Studies using smaller doses or calculated doses of RAI have shown the outcome to be inversely associated with the thyroid size ^{14, 16} although this could not be ascertained in our study due to the lack of consistent documentation of the size ofgoitre in the clinical notes. In addition there are several possible confounding factors. Firstly the overall cure rate could have been influenced by the long period of time over which patients have been included (15 years) and the resulting changes in the criteria and threshold for the use of RAI. However if we divide the figures into 3 time periods of 5 years each, the findings remain consistent during each of these periods. Secondly, in over 50% of our patients, RAI was administered as a primary measure and it could be argued that a larger number of patients with milder hyperthyroidism may have been included in our cohort as compared to the patients at other centres where RAI is mainly reserved for patients who fail to respond to ATD. However there was no significant difference in the cure rate between those patients who received RAI as a primary measure and those in whom RAI was administered as a secondary treatment (94% v 93%). Thirdly in 15% of patients the aetiology could not be ascertained by using our well-defined criteria, mainly because of the practical difficulty of performing radionuclide scans in some of the patients where the diagnosis could not be made clinically. We do not feel that our results on the association between the aetiology and the cure rate were affected, as the patients with undefined aetiology were comparable to the remaining patients in all respects apart from age and had similar outcomes. Lastly the information on the FT4 value at diagnosis was available in only 259 patients. To exclude a selection bias this group was compared to the group of patients where this information was not available. Again the only difference between the two groups was the age distribution. In both instances this difference was not large (though statistically significant) and we do not feel it affected the outcome, especially as age does not appear to influence the outcome following RAI therapy. We could not assess the impact of post-RAI use of antithyroid drugs as these were not routinely restarted following RAI therapy at our centre.

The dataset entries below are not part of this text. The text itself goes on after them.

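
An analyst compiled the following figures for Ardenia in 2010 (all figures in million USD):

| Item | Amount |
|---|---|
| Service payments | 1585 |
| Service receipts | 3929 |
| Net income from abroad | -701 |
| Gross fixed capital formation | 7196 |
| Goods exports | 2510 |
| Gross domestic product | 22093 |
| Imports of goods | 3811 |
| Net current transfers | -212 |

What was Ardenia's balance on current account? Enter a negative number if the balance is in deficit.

130

Goods balance = 2510 - 3811 = -1301
Services balance = 3929 - 1585 = 2344
Trade balance (goods + services) = -1301 + 2344 = 1043
Net primary income = -701
Net secondary income = -212
Current account = 1043 + (-701) + (-212) = 130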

In conclusion, high fixed dose RAI therapy is a very effective treatment for patients with hyperthyroidism and has a high success rate. Failure to respond to this dose cannot be predicted by most of the pre-treatment variables apart from the severity of the hyperthyroidism as judged by the FT4 value at diagnosis. Patients who present with severe hyperthyroidism should be warned regarding the higher possibility of requiring further doses of radioiodine even when treated with a dose of 550MBq.